Avec tout cela, lorsque nous lisons les souvenirs d’une courte période de voyage en Afghanistan d’un poète iranien, comme je l’ai dit, c’est doux à cause de la visualisation et du réveil du passé, mais au moins deux phrases de ses souvenirs sur l’Afghanistan occupent l’esprit de manière négative : « C’était une période de liberté étrange » et « L’Afghanistan était un pays très pacifique et les touristes vivaient facilement dans les villes et les villages. »
Maintenant imaginez qu’un écrivain comme Sepandlou, qui est récemment décédé, ait de tels souvenirs et les ait illustrés, ou plutôt qu’il ait pris un peu de notre passé et l’ait mis devant nous de cette manière qui nous intéresse.

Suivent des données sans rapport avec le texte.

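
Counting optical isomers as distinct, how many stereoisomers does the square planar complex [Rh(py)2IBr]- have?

2

A square has two trans pairs of vertices; adjacent vertices are cis.
Systematic placement gives 2 geometric isomers: py cis; py trans.
Each arrangement has an internal mirror plane or centre of symmetry, so none is chiral.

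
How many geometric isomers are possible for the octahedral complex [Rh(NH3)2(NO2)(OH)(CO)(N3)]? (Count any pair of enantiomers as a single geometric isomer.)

9

Systematic enumeration (placing each ligand type in turn and discarding arrangements equivalent by rotation or reflection) gives 9 geometric isomers.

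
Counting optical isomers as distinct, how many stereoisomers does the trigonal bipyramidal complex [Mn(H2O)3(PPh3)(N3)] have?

A trigonal bipyramid has two axial and three equatorial sites, which are chemically inequivalent.
There are 4 geometric isomers: PPh3 equatorial, N3 equatorial; PPh3 equatorial, N3 axial; PPh3 axial, N3 equatorial; PPh3 axial, N3 axial.
Each arrangement has an internal mirror plane or centre of symmetry, so none is chiral.

4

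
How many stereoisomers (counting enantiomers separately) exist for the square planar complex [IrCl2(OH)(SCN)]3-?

In a square planar complex each vertex has one trans partner and two cis neighbours.
The distinct arrangements are (2 in all): Cl cis; Cl trans.
Each arrangement has an internal mirror plane or centre of symmetry, so none is chiral.

2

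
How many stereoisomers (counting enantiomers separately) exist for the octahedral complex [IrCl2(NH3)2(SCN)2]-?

6

In an octahedral complex each vertex has one trans partner and four cis neighbours.
There are 5 geometric isomers: Cl trans, NH3 trans, SCN trans; Cl trans, NH3 cis, SCN cis; Cl cis, NH3 cis, SCN trans; Cl cis, NH3 cis, SCN cis (chiral); Cl cis, NH3 trans, SCN cis.
One of these lacks any improper symmetry element and so occurs as an enantiomeric pair, giving 5 + 1 = 6 stereoisomers in total.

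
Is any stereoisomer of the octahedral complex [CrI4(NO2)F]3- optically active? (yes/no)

no

In an octahedral complex each vertex has one trans partner and four cis neighbours.
Working through the distinct placements yields 2 geometric isomers: NO2 and F mutually cis; NO2 and F mutually trans.
Each arrangement has an internal mirror plane or centre of symmetry, so none is chiral.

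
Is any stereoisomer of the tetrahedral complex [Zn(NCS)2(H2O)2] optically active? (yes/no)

no

All four vertices of a tetrahedron are equivalent and mutually adjacent, so cis/trans isomerism cannot arise.
Only one geometric arrangement is possible.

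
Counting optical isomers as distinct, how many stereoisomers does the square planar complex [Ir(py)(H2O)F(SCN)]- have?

3

In a square planar complex each vertex has one trans partner and two cis neighbours.
Systematic placement gives 3 geometric isomers: (F/SCN trans, H2O/py trans); (F/py trans, H2O/SCN trans); (F/H2O trans, SCN/py trans).
Each arrangement has an internal mirror plane or centre of symmetry, so none is chiral.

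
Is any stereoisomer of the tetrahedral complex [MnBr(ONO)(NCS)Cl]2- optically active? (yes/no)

yes

Only one geometric arrangement is possible; it has no improper symmetry element, so it exists as a pair of enantiomers (2 stereoisomers).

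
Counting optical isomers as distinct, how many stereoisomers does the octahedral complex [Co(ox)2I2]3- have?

Each ox is bidentate and must span two cis positions.
There are 2 geometric isomers: I trans; I cis (chiral).
One of these lacks any improper symmetry element and so occurs as an enantiomeric pair, giving 2 + 1 = 3 stereoisomers in total.

3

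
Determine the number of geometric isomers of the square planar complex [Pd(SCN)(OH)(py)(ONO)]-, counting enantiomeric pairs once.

3

In a square planar complex each vertex has one trans partner and two cis neighbours.
Working through the distinct placements yields 3 geometric isomers: (OH/SCN trans, ONO/py trans); (OH/py trans, ONO/SCN trans); (OH/ONO trans, SCN/py trans).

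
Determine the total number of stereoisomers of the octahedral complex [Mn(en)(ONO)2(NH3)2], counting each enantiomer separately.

An octahedron has six vertices in three trans pairs; every non-trans pair is cis.
Each en is bidentate and must span two cis positions.
There are 3 geometric isomers: ONO cis, NH3 trans; ONO cis, NH3 cis (chiral); ONO trans, NH3 cis.
One of these lacks any improper symmetry element and so occurs as an enantiomeric pair, giving 3 + 1 = 4 stereoisomers in total.

4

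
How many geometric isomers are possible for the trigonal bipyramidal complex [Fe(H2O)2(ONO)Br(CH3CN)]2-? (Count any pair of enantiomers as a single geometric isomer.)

A trigonal bipyramid has two axial and three equatorial sites, which are chemically inequivalent.
Systematic enumeration (placing each ligand type in turn and discarding arrangements equivalent by rotation or reflection) gives 7 geometric isomers.

7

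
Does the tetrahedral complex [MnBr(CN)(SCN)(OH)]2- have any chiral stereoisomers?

In a tetrahedral complex all four positions are equivalent and every pair of ligands is adjacent — there is no cis/trans distinction.
Only one geometric arrangement is possible; it has no improper symmetry element, so it exists as a pair of enantiomers (2 stereoisomers).

yes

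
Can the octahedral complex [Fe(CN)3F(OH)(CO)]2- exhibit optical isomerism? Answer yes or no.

yes

The six octahedral sites form three mutually perpendicular trans pairs.
Systematic placement gives 4 geometric isomers: CN mer (3 arrangements); CN fac (chiral).
One of these lacks any improper symmetry element and so occurs as an enantiomeric pair, giving 4 + 1 = 5 stereoisomers in total.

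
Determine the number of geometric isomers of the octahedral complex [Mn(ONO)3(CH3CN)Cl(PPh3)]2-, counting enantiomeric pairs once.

An octahedron has six vertices in three trans pairs; every non-trans pair is cis.
The distinct arrangements are (4 in all): ONO mer (3 arrangements); ONO fac (chiral).

4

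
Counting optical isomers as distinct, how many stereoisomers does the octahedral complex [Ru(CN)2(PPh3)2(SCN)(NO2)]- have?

The distinct arrangements are (6 in all): CN trans, PPh3 cis; CN trans, PPh3 trans; CN cis, PPh3 cis (3 arrangements, 2 chiral); CN cis, PPh3 trans.
Of these, 2 lack any improper symmetry element and so occur as enantiomeric pairs, giving 6 + 2 = 8 stereoisomers in total.

8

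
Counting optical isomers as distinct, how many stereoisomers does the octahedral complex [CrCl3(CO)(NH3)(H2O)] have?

5

An octahedron has six vertices in three trans pairs; every non-trans pair is cis.
Systematic placement gives 4 geometric isomers: Cl mer (3 arrangements); Cl fac (chiral).
One of these lacks any improper symmetry element and so occurs as an enantiomeric pair, giving 4 + 1 = 5 stereoisomers in total.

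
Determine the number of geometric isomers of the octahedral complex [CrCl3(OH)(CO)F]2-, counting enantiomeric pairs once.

4

Systematic placement gives 4 geometric isomers: Cl mer (3 arrangements); Cl fac (chiral).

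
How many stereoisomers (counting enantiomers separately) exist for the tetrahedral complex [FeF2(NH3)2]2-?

1

In a tetrahedral complex all four positions are equivalent and every pair of ligands is adjacent — there is no cis/trans distinction.
Only one geometric arrangement is possible.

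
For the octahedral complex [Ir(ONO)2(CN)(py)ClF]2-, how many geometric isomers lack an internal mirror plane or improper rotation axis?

6

In an octahedral complex each vertex has one trans partner and four cis neighbours.
Systematic enumeration (placing each ligand type in turn and discarding arrangements equivalent by rotation or reflection) gives 9 geometric isomers.
Of these, 6 lack any improper symmetry element and so occur as enantiomeric pairs, giving 9 + 6 = 15 stereoisomers in total.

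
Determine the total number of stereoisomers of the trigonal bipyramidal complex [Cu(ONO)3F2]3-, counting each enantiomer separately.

A trigonal bipyramid has two axial and three equatorial sites, which are chemically inequivalent.
Working through the distinct placements yields 3 geometric isomers: F both axial; F one axial, one equatorial; F both equatorial.
Each arrangement has an internal mirror plane or centre of symmetry, so none is chiral.

3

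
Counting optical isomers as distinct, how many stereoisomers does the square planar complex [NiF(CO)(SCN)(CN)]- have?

The distinct arrangements are (3 in all): (CN/F trans, CO/SCN trans); (CN/SCN trans, CO/F trans); (CN/CO trans, F/SCN trans).
Each arrangement has an internal mirror plane or centre of symmetry, so none is chiral.

3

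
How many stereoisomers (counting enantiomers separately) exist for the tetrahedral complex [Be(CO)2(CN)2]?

1

Only one geometric arrangement is possible.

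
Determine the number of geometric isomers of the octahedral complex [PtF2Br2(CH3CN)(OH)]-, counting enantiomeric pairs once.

6

The six octahedral sites form three mutually perpendicular trans pairs.
Systematic placement gives 6 geometric isomers: F cis, Br trans; F trans, Br trans; F cis, Br cis (3 arrangements, 2 chiral); F trans, Br cis.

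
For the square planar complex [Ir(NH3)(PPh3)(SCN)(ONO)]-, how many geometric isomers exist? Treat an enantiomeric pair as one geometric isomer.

A square has two trans pairs of vertices; adjacent vertices are cis.
The distinct arrangements are (3 in all): (NH3/PPh3 trans, ONO/SCN trans); (NH3/SCN trans, ONO/PPh3 trans); (NH3/ONO trans, PPh3/SCN trans).

3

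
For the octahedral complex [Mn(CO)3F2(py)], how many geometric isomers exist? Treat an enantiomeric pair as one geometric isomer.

An octahedron has six vertices in three trans pairs; every non-trans pair is cis.
Working through the distinct placements yields 3 geometric isomers: CO mer, F cis; CO mer, F trans; CO fac, F cis.

3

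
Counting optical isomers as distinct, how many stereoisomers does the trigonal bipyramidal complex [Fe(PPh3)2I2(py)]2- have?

In a trigonal bipyramid the two axial positions differ from the three equatorial ones.
Placing the ligands in turn and identifying arrangements related by rotation or reflection leaves 5 distinct geometric isomers.
One of these lacks any improper symmetry element and so occurs as an enantiomeric pair, giving 5 + 1 = 6 stereoisomers in total.

6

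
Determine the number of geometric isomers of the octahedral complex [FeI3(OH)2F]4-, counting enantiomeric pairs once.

An octahedron has six vertices in three trans pairs; every non-trans pair is cis.
There are 3 geometric isomers: I mer, OH trans; I fac, OH cis; I mer, OH cis.

3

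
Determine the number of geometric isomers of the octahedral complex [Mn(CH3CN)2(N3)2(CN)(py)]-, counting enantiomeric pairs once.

6

Systematic placement gives 6 geometric isomers: CH3CN trans, N3 cis; CH3CN trans, N3 trans; CH3CN cis, N3 cis (3 arrangements, 2 chiral); CH3CN cis, N3 trans.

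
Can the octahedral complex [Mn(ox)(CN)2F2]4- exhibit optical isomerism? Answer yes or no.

yes

An octahedron has six vertices in three trans pairs; every non-trans pair is cis.
Each ox is bidentate and must span two cis positions.
There are 3 geometric isomers: CN trans, F cis; CN cis, F cis (chiral); CN cis, F trans.
One of these lacks any improper symmetry element and so occurs as an enantiomeric pair, giving 3 + 1 = 4 stereoisomers in total.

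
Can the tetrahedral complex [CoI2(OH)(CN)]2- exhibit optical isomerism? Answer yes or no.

In a tetrahedral complex all four positions are equivalent and every pair of ligands is adjacent — there is no cis/trans distinction.
Only one geometric arrangement is possible.

no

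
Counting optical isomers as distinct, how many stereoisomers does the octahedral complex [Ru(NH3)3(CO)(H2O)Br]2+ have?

5

The six octahedral sites form three mutually perpendicular trans pairs.
There are 4 geometric isomers: NH3 mer (3 arrangements); NH3 fac (chiral).
One of these lacks any improper symmetry element and so occurs as an enantiomeric pair, giving 4 + 1 = 5 stereoisomers in total.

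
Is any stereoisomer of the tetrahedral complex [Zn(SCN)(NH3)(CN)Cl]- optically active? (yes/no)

In a tetrahedral complex all four positions are equivalent and every pair of ligands is adjacent — there is no cis/trans distinction.
Only one geometric arrangement is possible; it has no improper symmetry element, so it exists as a pair of enantiomers (2 stereoisomers).

yes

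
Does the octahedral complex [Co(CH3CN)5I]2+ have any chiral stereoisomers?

no

Only one geometric arrangement is possible.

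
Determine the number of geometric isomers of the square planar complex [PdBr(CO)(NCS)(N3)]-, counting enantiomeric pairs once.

In a square planar complex each vertex has one trans partner and two cis neighbours.
Systematic placement gives 3 geometric isomers: (Br/N3 trans, CO/NCS trans); (Br/NCS trans, CO/N3 trans); (Br/CO trans, N3/NCS trans).

3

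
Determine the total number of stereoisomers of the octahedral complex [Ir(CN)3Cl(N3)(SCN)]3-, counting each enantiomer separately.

5

In an octahedral complex each vertex has one trans partner and four cis neighbours.
The distinct arrangements are (4 in all): CN mer (3 arrangements); CN fac (chiral).
One of these lacks any improper symmetry element and so occurs as an enantiomeric pair, giving 4 + 1 = 5 stereoisomers in total.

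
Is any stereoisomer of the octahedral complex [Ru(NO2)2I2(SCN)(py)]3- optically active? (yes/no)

The distinct arrangements are (6 in all): NO2 trans, I trans; NO2 cis, I trans; NO2 cis, I cis (3 arrangements, 2 chiral); NO2 trans, I cis.
Of these, 2 lack any improper symmetry element and so occur as enantiomeric pairs, giving 6 + 2 = 8 stereoisomers in total.

yes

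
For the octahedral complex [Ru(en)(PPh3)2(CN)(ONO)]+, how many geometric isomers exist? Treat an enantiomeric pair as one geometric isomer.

4

In an octahedral complex each vertex has one trans partner and four cis neighbours.
Each en is bidentate and must span two cis positions.
Working through the distinct placements yields 4 geometric isomers: PPh3 cis (3 arrangements, 2 chiral); PPh3 trans.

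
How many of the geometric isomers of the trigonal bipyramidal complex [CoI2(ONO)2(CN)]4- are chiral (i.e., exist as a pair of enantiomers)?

Exhaustive case analysis gives 5 geometric isomers.
One of these lacks any improper symmetry element and so occurs as an enantiomeric pair, giving 5 + 1 = 6 stereoisomers in total.

1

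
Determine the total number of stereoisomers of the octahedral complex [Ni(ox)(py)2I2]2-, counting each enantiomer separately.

4

An octahedron has six vertices in three trans pairs; every non-trans pair is cis.
Each ox is bidentate and must span two cis positions.
Systematic placement gives 3 geometric isomers: py cis, I trans; py trans, I cis; py cis, I cis (chiral).
One of these lacks any improper symmetry element and so occurs as an enantiomeric pair, giving 3 + 1 = 4 stereoisomers in total.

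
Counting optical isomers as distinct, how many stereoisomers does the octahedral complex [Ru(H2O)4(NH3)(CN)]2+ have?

2

The six octahedral sites form three mutually perpendicular trans pairs.
The distinct arrangements are (2 in all): NH3 and CN mutually cis; NH3 and CN mutually trans.
Each arrangement has an internal mirror plane or centre of symmetry, so none is chiral.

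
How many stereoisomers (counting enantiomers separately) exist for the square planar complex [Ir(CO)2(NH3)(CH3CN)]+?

A square has two trans pairs of vertices; adjacent vertices are cis.
There are 2 geometric isomers: CO cis; CO trans.
Each arrangement has an internal mirror plane or centre of symmetry, so none is chiral.

2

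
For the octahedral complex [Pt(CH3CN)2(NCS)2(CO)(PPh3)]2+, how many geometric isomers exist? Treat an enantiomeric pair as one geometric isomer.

6

There are 6 geometric isomers: CH3CN trans, NCS cis; CH3CN trans, NCS trans; CH3CN cis, NCS cis (3 arrangements, 2 chiral); CH3CN cis, NCS trans.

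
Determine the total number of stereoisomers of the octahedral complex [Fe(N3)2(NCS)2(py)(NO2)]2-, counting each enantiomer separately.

8

The six octahedral sites form three mutually perpendicular trans pairs.
The distinct arrangements are (6 in all): N3 trans, NCS trans; N3 trans, NCS cis; N3 cis, NCS cis (3 arrangements, 2 chiral); N3 cis, NCS trans.
Of these, 2 lack any improper symmetry element and so occur as enantiomeric pairs, giving 6 + 2 = 8 stereoisomers in total.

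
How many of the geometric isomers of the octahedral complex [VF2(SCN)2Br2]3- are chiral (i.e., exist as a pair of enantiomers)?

1

The six octahedral sites form three mutually perpendicular trans pairs.
The distinct arrangements are (5 in all): F trans, SCN trans, Br trans; F cis, SCN cis, Br trans; F cis, SCN trans, Br cis; F cis, SCN cis, Br cis (chiral); F trans, SCN cis, Br cis.
One of these lacks any improper symmetry element and so occurs as an enantiomeric pair, giving 5 + 1 = 6 stereoisomers in total.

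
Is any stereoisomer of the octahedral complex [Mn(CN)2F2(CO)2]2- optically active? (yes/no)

In an octahedral complex each vertex has one trans partner and four cis neighbours.
There are 5 geometric isomers: CN trans, F trans, CO trans; CN trans, F cis, CO cis; CN cis, F trans, CO cis; CN cis, F cis, CO cis (chiral); CN cis, F cis, CO trans.
One of these lacks any improper symmetry element and so occurs as an enantiomeric pair, giving 5 + 1 = 6 stereoisomers in total.

yes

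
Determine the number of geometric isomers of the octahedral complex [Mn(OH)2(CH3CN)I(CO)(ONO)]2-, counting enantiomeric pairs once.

The six octahedral sites form three mutually perpendicular trans pairs.
Systematic enumeration (placing each ligand type in turn and discarding arrangements equivalent by rotation or reflection) gives 9 geometric isomers.

9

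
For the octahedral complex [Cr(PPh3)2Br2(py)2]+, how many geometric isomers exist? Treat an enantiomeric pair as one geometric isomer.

5

Working through the distinct placements yields 5 geometric isomers: PPh3 trans, Br trans, py trans; PPh3 cis, Br trans, py cis; PPh3 cis, Br cis, py trans; PPh3 cis, Br cis, py cis (chiral); PPh3 trans, Br cis, py cis.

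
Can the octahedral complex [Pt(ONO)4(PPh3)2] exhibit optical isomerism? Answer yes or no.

no

In an octahedral complex each vertex has one trans partner and four cis neighbours.
The distinct arrangements are (2 in all): PPh3 trans; PPh3 cis.
Each arrangement has an internal mirror plane or centre of symmetry, so none is chiral.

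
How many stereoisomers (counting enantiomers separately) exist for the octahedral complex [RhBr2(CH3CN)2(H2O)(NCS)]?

8

In an octahedral complex each vertex has one trans partner and four cis neighbours.
Working through the distinct placements yields 6 geometric isomers: Br trans, CH3CN trans; Br trans, CH3CN cis; Br cis, CH3CN cis (3 arrangements, 2 chiral); Br cis, CH3CN trans.
Of these, 2 lack any improper symmetry element and so occur as enantiomeric pairs, giving 6 + 2 = 8 stereoisomers in total.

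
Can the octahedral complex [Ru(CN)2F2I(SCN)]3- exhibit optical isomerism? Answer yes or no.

An octahedron has six vertices in three trans pairs; every non-trans pair is cis.
There are 6 geometric isomers: CN trans, F trans; CN trans, F cis; CN cis, F cis (3 arrangements, 2 chiral); CN cis, F trans.
Of these, 2 lack any improper symmetry element and so occur as enantiomeric pairs, giving 6 + 2 = 8 stereoisomers in total.

yes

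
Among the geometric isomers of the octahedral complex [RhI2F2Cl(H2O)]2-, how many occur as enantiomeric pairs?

The six octahedral sites form three mutually perpendicular trans pairs.
Working through the distinct placements yields 6 geometric isomers: I trans, F cis; I cis, F cis (3 arrangements, 2 chiral); I trans, F trans; I cis, F trans.
Of these, 2 lack any improper symmetry element and so occur as enantiomeric pairs, giving 6 + 2 = 8 stereoisomers in total.

2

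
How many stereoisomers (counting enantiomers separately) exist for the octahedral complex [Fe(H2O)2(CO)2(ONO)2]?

6

An octahedron has six vertices in three trans pairs; every non-trans pair is cis.
The distinct arrangements are (5 in all): H2O trans, CO trans, ONO trans; H2O cis, CO trans, ONO cis; H2O cis, CO cis, ONO trans; H2O cis, CO cis, ONO cis (chiral); H2O trans, CO cis, ONO cis.
One of these lacks any improper symmetry element and so occurs as an enantiomeric pair, giving 5 + 1 = 6 stereoisomers in total.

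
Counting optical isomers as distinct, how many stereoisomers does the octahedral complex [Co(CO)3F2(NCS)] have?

In an octahedral complex each vertex has one trans partner and four cis neighbours.
The distinct arrangements are (3 in all): CO mer, F cis; CO mer, F trans; CO fac, F cis.
Each arrangement has an internal mirror plane or centre of symmetry, so none is chiral.

3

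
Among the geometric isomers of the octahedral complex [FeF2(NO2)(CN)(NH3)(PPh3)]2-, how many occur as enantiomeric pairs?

Exhaustive case analysis gives 9 geometric isomers.
Of these, 6 lack any improper symmetry element and so occur as enantiomeric pairs, giving 9 + 6 = 15 stereoisomers in total.

6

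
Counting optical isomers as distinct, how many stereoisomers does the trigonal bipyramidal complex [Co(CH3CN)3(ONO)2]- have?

A trigonal bipyramid has two axial and three equatorial sites, which are chemically inequivalent.
Systematic placement gives 3 geometric isomers: ONO both equatorial; ONO one axial, one equatorial; ONO both axial.
Each arrangement has an internal mirror plane or centre of symmetry, so none is chiral.

3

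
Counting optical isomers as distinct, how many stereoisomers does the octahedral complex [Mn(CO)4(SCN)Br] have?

2

An octahedron has six vertices in three trans pairs; every non-trans pair is cis.
There are 2 geometric isomers: SCN and Br mutually cis; SCN and Br mutually trans.
Each arrangement has an internal mirror plane or centre of symmetry, so none is chiral.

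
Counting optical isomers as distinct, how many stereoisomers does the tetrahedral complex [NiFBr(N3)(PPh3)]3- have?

2

All four vertices of a tetrahedron are equivalent and mutually adjacent, so cis/trans isomerism cannot arise.
Only one geometric arrangement is possible; it has no improper symmetry element, so it exists as a pair of enantiomers (2 stereoisomers).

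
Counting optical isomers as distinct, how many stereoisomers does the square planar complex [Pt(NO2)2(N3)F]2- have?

2

A square has two trans pairs of vertices; adjacent vertices are cis.
Working through the distinct placements yields 2 geometric isomers: NO2 cis; NO2 trans.
Each arrangement has an internal mirror plane or centre of symmetry, so none is chiral.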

Si nos propres écrivains et auteurs se mettaient au travail et parlaient du passé, de la poésie, des histoires, des mouvements ou des espaces littéraires, des années quarante ou de la décennie de la démocratie, et de la manière dont ils ont créé leurs œuvres et celles des autres, écrivaient et racontaient des souvenirs, quelles histoires et récits émergeraient de cela ! Des histoires et récits qui seraient doux et instructifs pour nous, pour la génération d’aujourd’hui et pour les générations futures, et surtout, nous pourrions capturer le temps dans ces souvenirs. Car après tout, se souvenir et lire des souvenirs n’est pas moins qu’un voyage dans le temps.

Notes en bas de page :

1Bamiyan : province centrale connue pour ses bouddhas géants détruits par les Talibans en 2001 et pour sa population majoritairement hazara.
2 Jalalabad : ville de l’est de l’Afghanistan, réputée pour sa verdure, ses jardins et son climat plus doux.
3Herat : grande ville de l’ouest de l’Afghanistan, centre historique et culturel influencé par l’art et la poésie persane.